Preparation of presintered zirconia blocks for dental restorations through colloidal dispersion and cold isostatic pressing

Abstract

This work proposes an effective method for dispersion of zirconia suspension for dental block preparation and optimizes the cold isostatic pressing (CIP) pressure to improve the densification of slip-casted zirconia blocks. Two batches of 44wt% zirconia suspension were prepared using distilled water in a pH 2 medium containing 0.5wt% polyethyleneimine as dispersant. The first batch was sonicated for different durations (from 5min to 30min), and the second batch was dispersed through ball milling at rotational speeds of 200, 300, and 400rpm for 60, 90, and 120min.

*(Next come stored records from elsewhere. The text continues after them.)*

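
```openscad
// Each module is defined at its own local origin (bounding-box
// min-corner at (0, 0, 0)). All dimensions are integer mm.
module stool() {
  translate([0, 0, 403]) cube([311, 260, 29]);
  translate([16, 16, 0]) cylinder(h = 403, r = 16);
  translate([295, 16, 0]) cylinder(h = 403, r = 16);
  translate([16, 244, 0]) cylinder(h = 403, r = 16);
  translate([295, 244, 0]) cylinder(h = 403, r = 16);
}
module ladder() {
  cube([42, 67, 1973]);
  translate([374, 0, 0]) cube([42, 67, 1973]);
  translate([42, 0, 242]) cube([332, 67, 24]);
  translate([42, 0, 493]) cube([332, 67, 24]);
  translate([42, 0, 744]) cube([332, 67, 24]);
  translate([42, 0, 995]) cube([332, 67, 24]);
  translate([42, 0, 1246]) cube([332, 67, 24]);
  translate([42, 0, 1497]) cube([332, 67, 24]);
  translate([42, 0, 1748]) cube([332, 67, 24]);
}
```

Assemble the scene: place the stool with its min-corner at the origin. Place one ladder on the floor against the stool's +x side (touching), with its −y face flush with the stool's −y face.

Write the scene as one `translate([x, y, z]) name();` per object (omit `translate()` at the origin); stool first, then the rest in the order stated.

stool();
translate([311, 0, 0]) ladder();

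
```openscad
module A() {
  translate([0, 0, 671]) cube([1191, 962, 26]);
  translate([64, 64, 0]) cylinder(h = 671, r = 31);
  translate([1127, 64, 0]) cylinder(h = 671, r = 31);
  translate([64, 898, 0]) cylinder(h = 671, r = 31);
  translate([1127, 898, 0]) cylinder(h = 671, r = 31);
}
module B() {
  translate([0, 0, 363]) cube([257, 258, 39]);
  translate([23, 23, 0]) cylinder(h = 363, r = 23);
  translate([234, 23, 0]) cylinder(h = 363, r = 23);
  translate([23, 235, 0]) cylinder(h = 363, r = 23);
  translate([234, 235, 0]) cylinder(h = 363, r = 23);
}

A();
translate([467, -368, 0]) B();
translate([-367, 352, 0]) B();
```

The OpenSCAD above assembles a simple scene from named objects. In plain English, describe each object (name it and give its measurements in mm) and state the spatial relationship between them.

A is a table: top 1191 mm (x) × 962 mm (y), 26 mm thick, upper face at z = 697 mm, on four round legs of 62 mm diameter, each leg's bounding box inset 33 mm from the nearest pair of top edges, running from z = 0 to the bottom of the top.

B is a four-legged stool. The seat is 257×258 mm, 39 mm thick, top at z = 402 mm. It stands on four round legs, each 46 mm in diameter, from z = 0 to the seat underside, each leg's axis is inset half a diameter from the nearest pair of seat edges (so the leg's bounding box is flush with the corner).

Two stools sit around the table at the −y, −x sides.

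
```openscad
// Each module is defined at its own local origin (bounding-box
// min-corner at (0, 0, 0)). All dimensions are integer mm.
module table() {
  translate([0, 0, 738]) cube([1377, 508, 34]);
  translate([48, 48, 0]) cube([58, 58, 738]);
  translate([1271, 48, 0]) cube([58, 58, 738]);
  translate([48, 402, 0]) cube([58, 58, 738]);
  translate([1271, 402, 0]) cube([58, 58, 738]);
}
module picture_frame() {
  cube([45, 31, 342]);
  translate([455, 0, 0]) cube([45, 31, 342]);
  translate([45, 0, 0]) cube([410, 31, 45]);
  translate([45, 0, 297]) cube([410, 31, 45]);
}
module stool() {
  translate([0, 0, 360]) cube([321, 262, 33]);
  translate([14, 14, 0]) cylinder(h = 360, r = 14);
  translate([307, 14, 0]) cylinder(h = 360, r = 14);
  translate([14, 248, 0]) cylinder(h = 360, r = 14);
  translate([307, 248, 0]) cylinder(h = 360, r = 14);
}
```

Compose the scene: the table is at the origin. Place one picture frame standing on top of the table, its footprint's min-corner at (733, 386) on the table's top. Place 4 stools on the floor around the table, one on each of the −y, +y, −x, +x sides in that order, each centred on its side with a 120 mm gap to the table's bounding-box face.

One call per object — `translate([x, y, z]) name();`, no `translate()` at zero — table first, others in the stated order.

table();
translate([733, 386, 772]) picture_frame();
translate([528, -382, 0]) stool();
translate([528, 628, 0]) stool();
translate([-441, 123, 0]) stool();
translate([1497, 123, 0]) stool();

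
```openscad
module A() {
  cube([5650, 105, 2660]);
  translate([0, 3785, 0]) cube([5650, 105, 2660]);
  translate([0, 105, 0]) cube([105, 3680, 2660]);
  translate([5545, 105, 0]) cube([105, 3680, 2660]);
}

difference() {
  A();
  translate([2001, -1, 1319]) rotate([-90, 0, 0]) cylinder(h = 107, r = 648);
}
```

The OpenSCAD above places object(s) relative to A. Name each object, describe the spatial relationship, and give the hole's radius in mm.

A is a house frame. The house frame has a circular hole through its front wall. The hole's radius is 648 mm.

The subtracted cylinder has r = 648 mm.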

All suspensions were subjected to sedimentation test and particle size measurement. Results revealed that the optimum ultrasonication duration was 10min, which yielded the smallest particle size of 133nm. Ball milling at 300rpm for 120min achieved the maximum dispersion of particles, with an average size of 75nm. Under the optimum conditions of ultrasonication duration, ball milling duration, and ball milling speed, the particle size decreased to 48nm, which is close to the primary particle size. These dispersion techniques and parameters were selected for preparing a suspension to be consolidated into blocks through slip casting and were enhanced through CIP at pressure ranging from 100MPa to 300MPa. CIP compaction at 250MPa significantly increased the shrinkage percentage of green zirconia blocks, with pore radius decreased to 18nm. The density of zirconia pressed at 250MPa and presintered at a low temperature of 950°C was 59% of the theoretical density and was higher than that of commercial presintered blocks. Thus, CIP should be conducted under a compaction pressure of 250MPa to produce dense and homogeneous zirconia blocks.